If you listened carefully to the Scriptures today, you may have noticed that one word was repeated 18 times. It is a word that has been used so often in so many different circumstances that it has almost lost its meaning. The word is “love.” It is used more than 600 times in the Bible, and literally trillions of times on the Internet. We proclaim our love for everything from God to a wide variety of persons, places and things that we say we love. We write about love, we sing about love, and we pray about love. Jesus had no trouble expressing his love for us. In a world fumbling to express love, he chose the cross.
Today’s Gospel reminds us that, “No one has greater love than this, to lay down one’s life for one’s friends.” This expression of love is the great gift offered to us by Jesus, the gift of himself on the cross. Throughout his life, Jesus demonstrated true love. He cured the sick, restored sight to the blind, forgave sinners, welcomed those rejected by others, raised the dead to life---and then willingly gave the ultimate gift, his life for us.

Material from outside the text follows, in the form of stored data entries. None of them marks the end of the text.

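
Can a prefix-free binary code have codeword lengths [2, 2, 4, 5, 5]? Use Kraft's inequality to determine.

Kraft inequality: Σ 2^(-l_i) ≤ 1 for prefix-free code
Calculating: 2^(-2) + 2^(-2) + 2^(-4) + 2^(-5) + 2^(-5)
= 0.25 + 0.25 + 0.0625 + 0.03125 + 0.03125
= 0.6250
Since 0.6250 ≤ 1, prefix-free code exists


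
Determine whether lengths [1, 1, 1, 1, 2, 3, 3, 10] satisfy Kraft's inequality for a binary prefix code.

Kraft inequality: Σ 2^(-l_i) ≤ 1 for prefix-free code
Calculating: 2^(-1) + 2^(-1) + 2^(-1) + 2^(-1) + 2^(-2) + 2^(-3) + 2^(-3) + 2^(-10)
= 0.5 + 0.5 + 0.5 + 0.5 + 0.25 + 0.125 + 0.125 + 0.0009765625
= 2.5010
Since 2.5010 > 1, prefix-free code does not exist


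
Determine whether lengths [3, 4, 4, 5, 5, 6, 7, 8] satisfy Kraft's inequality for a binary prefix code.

Kraft inequality: Σ 2^(-l_i) ≤ 1 for prefix-free code
Calculating: 2^(-3) + 2^(-4) + 2^(-4) + 2^(-5) + 2^(-5) + 2^(-6) + 2^(-7) + 2^(-8)
= 0.125 + 0.0625 + 0.0625 + 0.03125 + 0.03125 + 0.015625 + 0.0078125 + 0.00390625
= 0.3398
Since 0.3398 ≤ 1, prefix-free code exists


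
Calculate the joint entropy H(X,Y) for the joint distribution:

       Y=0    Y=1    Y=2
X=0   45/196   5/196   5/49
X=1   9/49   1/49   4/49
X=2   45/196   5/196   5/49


H(X,Y) = -Σ p(x,y) log₂ p(x,y)
  p(0,0)=45/196: -0.2296 × log₂(0.2296) = 0.4874
  p(0,1)=5/196: -0.0255 × log₂(0.0255) = 0.1350
  p(0,2)=5/49: -0.1020 × log₂(0.1020) = 0.3360
  p(1,0)=9/49: -0.1837 × log₂(0.1837) = 0.4490
  p(1,1)=1/49: -0.0204 × log₂(0.0204) = 0.1146
  p(1,2)=4/49: -0.0816 × log₂(0.0816) = 0.2951
  p(2,0)=45/196: -0.2296 × log₂(0.2296) = 0.4874
  p(2,1)=5/196: -0.0255 × log₂(0.0255) = 0.1350
  p(2,2)=5/49: -0.1020 × log₂(0.1020) = 0.3360
H(X,Y) = 2.7755 bits


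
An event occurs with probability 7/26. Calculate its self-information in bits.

Information content I(x) = -log₂(p(x))
I = -log₂(7/26) = -log₂(0.2692)
I = 1.8931 bits


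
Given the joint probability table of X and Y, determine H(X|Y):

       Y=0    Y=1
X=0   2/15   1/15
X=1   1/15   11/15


H(X|Y) = Σ_y p(y) H(X|Y=y)
  p(Y=0) = 1/5, H(X|Y=0) = 0.9183
  p(Y=1) = 4/5, H(X|Y=1) = 0.4138
H(X|Y) = 0.2000×0.9183 + 0.8000×0.4138 = 0.5147 bits


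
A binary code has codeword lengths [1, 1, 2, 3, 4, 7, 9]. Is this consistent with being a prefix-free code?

Kraft inequality: Σ 2^(-l_i) ≤ 1 for prefix-free code
Calculating: 2^(-1) + 2^(-1) + 2^(-2) + 2^(-3) + 2^(-4) + 2^(-7) + 2^(-9)
= 0.5 + 0.5 + 0.25 + 0.125 + 0.0625 + 0.0078125 + 0.001953125
= 1.4473
Since 1.4473 > 1, prefix-free code does not exist


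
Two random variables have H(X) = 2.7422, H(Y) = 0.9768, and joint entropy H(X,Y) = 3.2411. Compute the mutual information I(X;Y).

I(X;Y) = H(X) + H(Y) - H(X,Y)
I(X;Y) = 2.7422 + 0.9768 - 3.2411 = 0.4779 bits


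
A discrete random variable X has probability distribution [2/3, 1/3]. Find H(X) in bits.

H(X) = -Σ p(x) log₂ p(x)
  -2/3 × log₂(2/3) = 0.3900
  -1/3 × log₂(1/3) = 0.5283
H(X) = 0.9183 bits


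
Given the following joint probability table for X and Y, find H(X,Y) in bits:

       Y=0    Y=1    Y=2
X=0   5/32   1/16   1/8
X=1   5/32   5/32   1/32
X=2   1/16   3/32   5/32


H(X,Y) = -Σ p(x,y) log₂ p(x,y)
  p(0,0)=5/32: -0.1562 × log₂(0.1562) = 0.4184
  p(0,1)=1/16: -0.0625 × log₂(0.0625) = 0.2500
  p(0,2)=1/8: -0.1250 × log₂(0.1250) = 0.3750
  p(1,0)=5/32: -0.1562 × log₂(0.1562) = 0.4184
  p(1,1)=5/32: -0.1562 × log₂(0.1562) = 0.4184
  p(1,2)=1/32: -0.0312 × log₂(0.0312) = 0.1562
  p(2,0)=1/16: -0.0625 × log₂(0.0625) = 0.2500
  p(2,1)=3/32: -0.0938 × log₂(0.0938) = 0.3202
  p(2,2)=5/32: -0.1562 × log₂(0.1562) = 0.4184
H(X,Y) = 3.0252 bits


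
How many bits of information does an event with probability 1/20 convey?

Information content I(x) = -log₂(p(x))
I = -log₂(1/20) = -log₂(0.0500)
I = 4.3219 bits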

Many have tried to express their understanding of Jesus’ love for us in words. The famous Doctor of the Church, St. Augustine, expressed what took him so long to learn. “Late have I loved you, O beauty so ancient and so new; late have I loved you. …You called and you cried to me and broke in upon my deafness; you sent forth your beam and shone upon me and chased away my blindness.” Poet Francis Thompson in, “The Hound of Heaven” placed these words in the mouth of God: “Ah, fondest, blindest, weakest, I am He whom thou seekest.”
Today’s gospel powerfully addresses the essence of love: “As the Father loves me, so I also love you.” This statement sums up the total of all the gospels and all the spiritual writings and all the church teachings that have ever been produced though the centuries. Jesus is sayings to us, “I love you as an integral, intimate part of my own identity. I could not be who I am without you!”

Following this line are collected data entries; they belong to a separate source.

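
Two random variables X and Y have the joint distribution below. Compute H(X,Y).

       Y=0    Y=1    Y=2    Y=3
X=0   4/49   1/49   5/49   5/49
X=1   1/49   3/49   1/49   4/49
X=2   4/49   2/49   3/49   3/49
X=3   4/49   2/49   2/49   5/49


H(X,Y) = -Σ p(x,y) log₂ p(x,y)
  p(0,0)=4/49: -0.0816 × log₂(0.0816) = 0.2951
  p(0,1)=1/49: -0.0204 × log₂(0.0204) = 0.1146
  p(0,2)=5/49: -0.1020 × log₂(0.1020) = 0.3360
  p(0,3)=5/49: -0.1020 × log₂(0.1020) = 0.3360
  p(1,0)=1/49: -0.0204 × log₂(0.0204) = 0.1146
  p(1,1)=3/49: -0.0612 × log₂(0.0612) = 0.2467
  p(1,2)=1/49: -0.0204 × log₂(0.0204) = 0.1146
  p(1,3)=4/49: -0.0816 × log₂(0.0816) = 0.2951
  p(2,0)=4/49: -0.0816 × log₂(0.0816) = 0.2951
  p(2,1)=2/49: -0.0408 × log₂(0.0408) = 0.1884
  p(2,2)=3/49: -0.0612 × log₂(0.0612) = 0.2467
  p(2,3)=3/49: -0.0612 × log₂(0.0612) = 0.2467
  p(3,0)=4/49: -0.0816 × log₂(0.0816) = 0.2951
  p(3,1)=2/49: -0.0408 × log₂(0.0408) = 0.1884
  p(3,2)=2/49: -0.0408 × log₂(0.0408) = 0.1884
  p(3,3)=5/49: -0.1020 × log₂(0.1020) = 0.3360
H(X,Y) = 3.8373 bits


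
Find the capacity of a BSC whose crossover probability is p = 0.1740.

For BSC with error probability p:
C = 1 - H(p) where H(p) is binary entropy
H(0.1740) = -0.1740 × log₂(0.1740) - 0.8260 × log₂(0.8260)
H(p) = 0.6668
C = 1 - 0.6668 = 0.3332 bits/use


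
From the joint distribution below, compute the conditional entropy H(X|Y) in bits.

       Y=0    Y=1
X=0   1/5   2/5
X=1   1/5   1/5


H(X|Y) = Σ_y p(y) H(X|Y=y)
  p(Y=0) = 2/5, H(X|Y=0) = 1.0000
  p(Y=1) = 3/5, H(X|Y=1) = 0.9183
H(X|Y) = 0.4000×1.0000 + 0.6000×0.9183 = 0.9510 bits


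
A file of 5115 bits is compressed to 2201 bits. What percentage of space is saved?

Space savings = (1 - Compressed/Original) × 100%
= (1 - 2201/5115) × 100%
= 56.97%


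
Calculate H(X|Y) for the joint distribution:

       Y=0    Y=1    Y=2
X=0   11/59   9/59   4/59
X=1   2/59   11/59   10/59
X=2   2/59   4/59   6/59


H(X|Y) = Σ_y p(y) H(X|Y=y)
  p(Y=0) = 15/59, H(X|Y=0) = 1.1033
  p(Y=1) = 24/59, H(X|Y=1) = 1.4773
  p(Y=2) = 20/59, H(X|Y=2) = 1.4855
H(X|Y) = 0.2542×1.1033 + 0.4068×1.4773 + 0.3390×1.4855 = 1.3850 bits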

The power of God’s love is ever present among us and continues to pursue us until his persistence overcomes our reluctance. It is inevitable! Teihard de Chardin, the great Jesuit theologian and scientist, reminded us that “someday, after mastering the winds, the waves, the tides and gravity, we shall harness for God the energies of love, and then, on that day for the second time in the history of the world, we will discover fire.” Whether we choose the words of Augustine, the poetics of Thompson, the prediction of de Chardin, or the love message from today’s gospel, they all affirm what we eventually come to know. God is essentially love, and that means that love is an essential part of divinity.

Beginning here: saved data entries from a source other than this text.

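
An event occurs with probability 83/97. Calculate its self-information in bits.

Information content I(x) = -log₂(p(x))
I = -log₂(83/97) = -log₂(0.8557)
I = 0.2249 bits


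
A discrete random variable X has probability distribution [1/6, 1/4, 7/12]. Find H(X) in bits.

H(X) = -Σ p(x) log₂ p(x)
  -1/6 × log₂(1/6) = 0.4308
  -1/4 × log₂(1/4) = 0.5000
  -7/12 × log₂(7/12) = 0.4536
H(X) = 1.3844 bits


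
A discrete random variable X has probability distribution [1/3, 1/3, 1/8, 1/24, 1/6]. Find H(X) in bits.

H(X) = -Σ p(x) log₂ p(x)
  -1/3 × log₂(1/3) = 0.5283
  -1/3 × log₂(1/3) = 0.5283
  -1/8 × log₂(1/8) = 0.3750
  -1/24 × log₂(1/24) = 0.1910
  -1/6 × log₂(1/6) = 0.4308
H(X) = 2.0535 bits


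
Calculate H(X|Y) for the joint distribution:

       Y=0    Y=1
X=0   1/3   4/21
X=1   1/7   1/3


H(X|Y) = Σ_y p(y) H(X|Y=y)
  p(Y=0) = 10/21, H(X|Y=0) = 0.8813
  p(Y=1) = 11/21, H(X|Y=1) = 0.9457
H(X|Y) = 0.4762×0.8813 + 0.5238×0.9457 = 0.9150 bits


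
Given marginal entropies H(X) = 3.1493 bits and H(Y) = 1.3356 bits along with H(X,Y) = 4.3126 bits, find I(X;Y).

I(X;Y) = H(X) + H(Y) - H(X,Y)
I(X;Y) = 3.1493 + 1.3356 - 4.3126 = 0.1723 bits


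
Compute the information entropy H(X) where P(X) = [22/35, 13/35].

H(X) = -Σ p(x) log₂ p(x)
  -22/35 × log₂(22/35) = 0.4210
  -13/35 × log₂(13/35) = 0.5307
H(X) = 0.9518 bits


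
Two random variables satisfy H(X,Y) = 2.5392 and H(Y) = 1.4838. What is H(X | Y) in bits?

Chain rule: H(X,Y) = H(X|Y) + H(Y)
H(X|Y) = H(X,Y) - H(Y) = 2.5392 - 1.4838 = 1.0554 bits


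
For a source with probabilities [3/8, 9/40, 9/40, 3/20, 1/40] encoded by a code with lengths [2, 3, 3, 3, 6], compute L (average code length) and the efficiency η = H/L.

Average length L = Σ p_i × l_i = 2.7000 bits
Entropy H = 2.0426 bits
Efficiency η = H/L × 100% = 75.65%


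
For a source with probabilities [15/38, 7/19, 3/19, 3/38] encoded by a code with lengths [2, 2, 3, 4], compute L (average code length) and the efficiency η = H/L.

Average length L = Σ p_i × l_i = 2.3158 bits
Entropy H = 1.7697 bits
Efficiency η = H/L × 100% = 76.42%


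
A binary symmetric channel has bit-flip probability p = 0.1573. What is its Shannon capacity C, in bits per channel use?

For BSC with error probability p:
C = 1 - H(p) where H(p) is binary entropy
H(0.1573) = -0.1573 × log₂(0.1573) - 0.8427 × log₂(0.8427)
H(p) = 0.6278
C = 1 - 0.6278 = 0.3722 bits/use


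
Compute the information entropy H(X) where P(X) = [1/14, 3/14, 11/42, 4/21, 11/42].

H(X) = -Σ p(x) log₂ p(x)
  -1/14 × log₂(1/14) = 0.2720
  -3/14 × log₂(3/14) = 0.4762
  -11/42 × log₂(11/42) = 0.5062
  -4/21 × log₂(4/21) = 0.4557
  -11/42 × log₂(11/42) = 0.5062
H(X) = 2.2163 bits


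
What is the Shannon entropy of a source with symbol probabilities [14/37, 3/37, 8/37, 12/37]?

H(X) = -Σ p(x) log₂ p(x)
  -14/37 × log₂(14/37) = 0.5305
  -3/37 × log₂(3/37) = 0.2939
  -8/37 × log₂(8/37) = 0.4777
  -12/37 × log₂(12/37) = 0.5269
H(X) = 1.8290 bits


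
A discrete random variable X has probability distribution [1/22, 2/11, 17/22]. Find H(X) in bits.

H(X) = -Σ p(x) log₂ p(x)
  -1/22 × log₂(1/22) = 0.2027
  -2/11 × log₂(2/11) = 0.4472
  -17/22 × log₂(17/22) = 0.2874
H(X) = 0.9373 bits


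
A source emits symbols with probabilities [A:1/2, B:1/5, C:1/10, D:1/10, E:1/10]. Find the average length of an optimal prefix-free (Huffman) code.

Huffman tree construction:
Combine smallest probabilities repeatedly
Resulting codes:
  A: 0 (length 1)
  B: 111 (length 3)
  C: 100 (length 3)
  D: 101 (length 3)
  E: 110 (length 3)
Average length = Σ p(s) × length(s) = 2.0000 bits


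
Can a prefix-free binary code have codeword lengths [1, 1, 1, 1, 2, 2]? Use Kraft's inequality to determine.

Kraft inequality: Σ 2^(-l_i) ≤ 1 for prefix-free code
Calculating: 2^(-1) + 2^(-1) + 2^(-1) + 2^(-1) + 2^(-2) + 2^(-2)
= 0.5 + 0.5 + 0.5 + 0.5 + 0.25 + 0.25
= 2.5000
Since 2.5000 > 1, prefix-free code does not exist


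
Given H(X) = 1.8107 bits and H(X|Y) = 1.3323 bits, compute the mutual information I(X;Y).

I(X;Y) = H(X) - H(X|Y)
I(X;Y) = 1.8107 - 1.3323 = 0.4784 bits


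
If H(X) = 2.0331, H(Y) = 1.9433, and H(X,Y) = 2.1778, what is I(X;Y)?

I(X;Y) = H(X) + H(Y) - H(X,Y)
I(X;Y) = 2.0331 + 1.9433 - 2.1778 = 1.7986 bits


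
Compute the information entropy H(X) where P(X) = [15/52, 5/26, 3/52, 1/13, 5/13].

H(X) = -Σ p(x) log₂ p(x)
  -15/52 × log₂(15/52) = 0.5174
  -5/26 × log₂(5/26) = 0.4574
  -3/52 × log₂(3/52) = 0.2374
  -1/13 × log₂(1/13) = 0.2846
  -5/13 × log₂(5/13) = 0.5302
H(X) = 2.0271 bits


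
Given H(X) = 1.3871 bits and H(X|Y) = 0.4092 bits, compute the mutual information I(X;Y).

I(X;Y) = H(X) - H(X|Y)
I(X;Y) = 1.3871 - 0.4092 = 0.9779 bits


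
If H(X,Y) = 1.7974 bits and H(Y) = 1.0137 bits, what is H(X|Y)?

Chain rule: H(X,Y) = H(X|Y) + H(Y)
H(X|Y) = H(X,Y) - H(Y) = 1.7974 - 1.0137 = 0.7837 bits


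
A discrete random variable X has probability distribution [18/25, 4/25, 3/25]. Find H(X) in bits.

H(X) = -Σ p(x) log₂ p(x)
  -18/25 × log₂(18/25) = 0.3412
  -4/25 × log₂(4/25) = 0.4230
  -3/25 × log₂(3/25) = 0.3671
H(X) = 1.1313 bits


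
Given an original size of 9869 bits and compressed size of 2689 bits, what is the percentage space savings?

Space savings = (1 - Compressed/Original) × 100%
= (1 - 2689/9869) × 100%
= 72.75%


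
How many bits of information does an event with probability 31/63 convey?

Information content I(x) = -log₂(p(x))
I = -log₂(31/63) = -log₂(0.4921)
I = 1.0231 bits


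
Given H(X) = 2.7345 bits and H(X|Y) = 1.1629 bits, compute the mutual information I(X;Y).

I(X;Y) = H(X) - H(X|Y)
I(X;Y) = 2.7345 - 1.1629 = 1.5716 bits


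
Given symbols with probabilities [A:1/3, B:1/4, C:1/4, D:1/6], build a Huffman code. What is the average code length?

Huffman tree construction:
Combine smallest probabilities repeatedly
Resulting codes:
  A: 11 (length 2)
  B: 01 (length 2)
  C: 10 (length 2)
  D: 00 (length 2)
Average length = Σ p(s) × length(s) = 2.0000 bits


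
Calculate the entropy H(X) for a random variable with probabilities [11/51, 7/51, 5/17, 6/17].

H(X) = -Σ p(x) log₂ p(x)
  -11/51 × log₂(11/51) = 0.4773
  -7/51 × log₂(7/51) = 0.3932
  -5/17 × log₂(5/17) = 0.5193
  -6/17 × log₂(6/17) = 0.5303
H(X) = 1.9201 bits


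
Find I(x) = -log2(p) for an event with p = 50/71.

Information content I(x) = -log₂(p(x))
I = -log₂(50/71) = -log₂(0.7042)
I = 0.5059 bits


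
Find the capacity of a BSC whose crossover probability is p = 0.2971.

For BSC with error probability p:
C = 1 - H(p) where H(p) is binary entropy
H(0.2971) = -0.2971 × log₂(0.2971) - 0.7029 × log₂(0.7029)
H(p) = 0.8777
C = 1 - 0.8777 = 0.1223 bits/use


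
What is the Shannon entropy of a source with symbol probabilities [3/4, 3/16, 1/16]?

H(X) = -Σ p(x) log₂ p(x)
  -3/4 × log₂(3/4) = 0.3113
  -3/16 × log₂(3/16) = 0.4528
  -1/16 × log₂(1/16) = 0.2500
H(X) = 1.0141 bits


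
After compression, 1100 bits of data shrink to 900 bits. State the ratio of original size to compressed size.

Compression ratio = Original / Compressed
= 1100 / 900 = 1.22:1


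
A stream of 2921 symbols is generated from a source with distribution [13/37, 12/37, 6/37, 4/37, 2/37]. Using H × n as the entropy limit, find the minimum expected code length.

Entropy H = 2.0572 bits/symbol
Minimum bits = H × n = 2.0572 × 2921
= 6008.95 bits


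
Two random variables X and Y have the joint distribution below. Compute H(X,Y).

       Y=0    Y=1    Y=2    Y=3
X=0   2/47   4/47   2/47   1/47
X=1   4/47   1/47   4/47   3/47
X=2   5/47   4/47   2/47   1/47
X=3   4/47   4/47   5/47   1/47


H(X,Y) = -Σ p(x,y) log₂ p(x,y)
  p(0,0)=2/47: -0.0426 × log₂(0.0426) = 0.1938
  p(0,1)=4/47: -0.0851 × log₂(0.0851) = 0.3025
  p(0,2)=2/47: -0.0426 × log₂(0.0426) = 0.1938
  p(0,3)=1/47: -0.0213 × log₂(0.0213) = 0.1182
  p(1,0)=4/47: -0.0851 × log₂(0.0851) = 0.3025
  p(1,1)=1/47: -0.0213 × log₂(0.0213) = 0.1182
  p(1,2)=4/47: -0.0851 × log₂(0.0851) = 0.3025
  p(1,3)=3/47: -0.0638 × log₂(0.0638) = 0.2534
  p(2,0)=5/47: -0.1064 × log₂(0.1064) = 0.3439
  p(2,1)=4/47: -0.0851 × log₂(0.0851) = 0.3025
  p(2,2)=2/47: -0.0426 × log₂(0.0426) = 0.1938
  p(2,3)=1/47: -0.0213 × log₂(0.0213) = 0.1182
  p(3,0)=4/47: -0.0851 × log₂(0.0851) = 0.3025
  p(3,1)=4/47: -0.0851 × log₂(0.0851) = 0.3025
  p(3,2)=5/47: -0.1064 × log₂(0.1064) = 0.3439
  p(3,3)=1/47: -0.0213 × log₂(0.0213) = 0.1182
H(X,Y) = 3.8105 bits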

We too are called to love. We have been given many opportunities to reflect the selflessness that characterized Jesus’ love. Love Jesus-style is present when we…think in terms of another rather than self, joyfully place the needs of others ahead of our own, allow another’s opinion to prevail, apologize regardless of who is wrong, buy less to share more, and replace recreation time with time spent serving others. Love in action reflects the love that exists in the community of believers who take Jesus’ directive seriously, “Love one another as I have loved you.”